The four env vars the structured view always forwards to the agent process are
ANTHROPIC_API_KEY, ANTHROPIC_AUTH_TOKEN, CLAUDE_CODE_OAUTH_TOKEN,
CLAUDE_CONFIG_DIR. For the others, set them in the env that runs
aoe serve (or use the per-session extra_env field) and the agent’s
own auth path will pick them up via the forwarded HOME.
For the full per-agent feature matrix, see Multi-agent support.
Quickstart
The web new-session wizard is the primary way to start a session. You do not need the CLI.
- Run
aoe serveand open the dashboard. - Click New session, pick your project, and choose an agent. Leave the Use structured view toggle on (it defaults on for ACP-capable agents).
- Create and open the session: you see the structured plan and tool-call cards instead of a terminal.
A first-time mobile user pointed at a remote aoe serve will install
the PWA, tap the session, and see the plan panel render the moment the
agent emits its first plan event.
The CLI is the optional path for scripting or headless launches:
# Confirm prerequisites: aoe, Node.js >= 20, claude login.
aoe acp doctor
# Create a Claude Code session. `aoe add` defaults to the terminal view (like
# the TUI); pass --structured-view (or --agent) to opt into the structured view.
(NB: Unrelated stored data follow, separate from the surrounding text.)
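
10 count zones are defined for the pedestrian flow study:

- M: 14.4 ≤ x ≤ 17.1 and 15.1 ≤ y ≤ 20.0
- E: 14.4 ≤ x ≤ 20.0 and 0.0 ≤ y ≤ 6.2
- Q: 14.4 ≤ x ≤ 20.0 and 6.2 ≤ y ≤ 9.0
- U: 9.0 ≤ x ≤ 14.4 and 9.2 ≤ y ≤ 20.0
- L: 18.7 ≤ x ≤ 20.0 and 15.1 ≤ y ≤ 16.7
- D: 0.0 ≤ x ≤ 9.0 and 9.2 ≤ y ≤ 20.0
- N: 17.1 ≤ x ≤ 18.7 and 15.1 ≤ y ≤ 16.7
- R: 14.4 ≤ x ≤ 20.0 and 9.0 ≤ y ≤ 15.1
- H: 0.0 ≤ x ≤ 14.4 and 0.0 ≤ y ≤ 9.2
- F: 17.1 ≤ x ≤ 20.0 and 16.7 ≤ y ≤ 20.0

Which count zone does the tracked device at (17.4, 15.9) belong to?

N

The point has x = 17.4 and y = 15.9.
Only N satisfies 17.1 ≤ x ≤ 18.7 and 15.1 ≤ y ≤ 16.7.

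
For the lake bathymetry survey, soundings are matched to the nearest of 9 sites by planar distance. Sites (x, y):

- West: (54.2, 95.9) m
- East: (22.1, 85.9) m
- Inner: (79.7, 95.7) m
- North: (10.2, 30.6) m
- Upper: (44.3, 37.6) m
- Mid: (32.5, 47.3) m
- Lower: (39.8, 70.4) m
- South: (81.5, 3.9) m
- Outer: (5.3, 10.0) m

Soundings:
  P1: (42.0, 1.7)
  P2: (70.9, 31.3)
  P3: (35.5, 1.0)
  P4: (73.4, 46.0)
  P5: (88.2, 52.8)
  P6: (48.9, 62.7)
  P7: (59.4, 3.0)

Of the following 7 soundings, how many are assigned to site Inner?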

aoe add . --cmd claude --structured-view
Full setup detail, including the prerequisites check and how to choose the structured view or terminal view per session, lives in Setup.
Tool compatibility
| Tool | Structured view? | Notes |
|---|---|---|
| Claude Code | yes | via the official ACP adapter (claude-code) |
| aoe-agent | yes | bundled multi-provider runtime (Vercel AI SDK 6) |
| Gemini CLI | yes | gemini acp (Google reference impl) |
| OpenCode | optional | requires opencode with ACP support |
| Codex CLI | optional | tracking upstream ACP support |
| Cursor CLI | terminal only | no ACP support today |
| Factory Droid | terminal only | no ACP support today |
| OpenClaw | terminal only | no ACP support today |
Tools without ACP support continue to work exactly as they do today (tmux + PTY) in the terminal view; the structured view is additive.
What’s deferred
These are tracked for follow-up releases:
- Mid-token interrupt (waiting on Anthropic’s stable feature).
- Syntax highlighting for code blocks in the TUI transcript (today they render as a dim, uncolored block).
- Plan-mode and elicitation event mappings (the SDK supports them; the structured view’s typed schema covers the common path).
- Cross-agent handoff and unified search across structured-view sessions.
- Voice input/output on mobile.
- A read-only structured-view transcript inside the TUI (today the TUI
shows a
[web]badge and an “open in dashboard” hint). - Native unix-socket transport for in-container agents that natively
speak the socket protocol. Today the sandbox path uses
docker execto keep stdio-only agents working without upstream changes.